I think it is a common misconception that CUDA textures always inaccurate and it is as pity they are not more used in “serious” applications. I am a physicist who as worked in medical imaging for some time, you correctly mention CT, but 3D image registration in MRI or mixed modality imaging is another important use case and is computationally demanding. Texture fetches are about 5 time faster that simple kernel code on recent GPUs and both are bandwidth limited so that 8-bit fetches are 4 times faster that 32-bit fetches. My recent book “Programming in Parallel with CUDA”, CUP, doi:10.1017/9781108855273 has a chapter on textures which is rare for books of this kind.
The code I posted is designed to do the sort of experiment you suggest so maybe you could use it to verify that sometimes textures are very accurate.
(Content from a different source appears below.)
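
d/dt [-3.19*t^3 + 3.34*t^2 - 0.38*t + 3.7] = -9.57*t^2 + 6.68*t - 0.38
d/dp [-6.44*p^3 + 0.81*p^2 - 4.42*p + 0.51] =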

I think we both share a love of CUDA - best Richard Ansorge.

I do not claim to be infallible. You could always file a bug report with NVIDIA and see what they have to say regarding your observations.

From what I recall from assisting someone working on CT scans up to 1024 cubed is that the version using manual interpolation based on fmaf() ran at roughly one third the speed of the texture-based version, with significantly enhanced accuracy. With today’s hardware (Tesla A100, Quadro A6000) one should be able to target problems of size 2048 cubed with the same approach.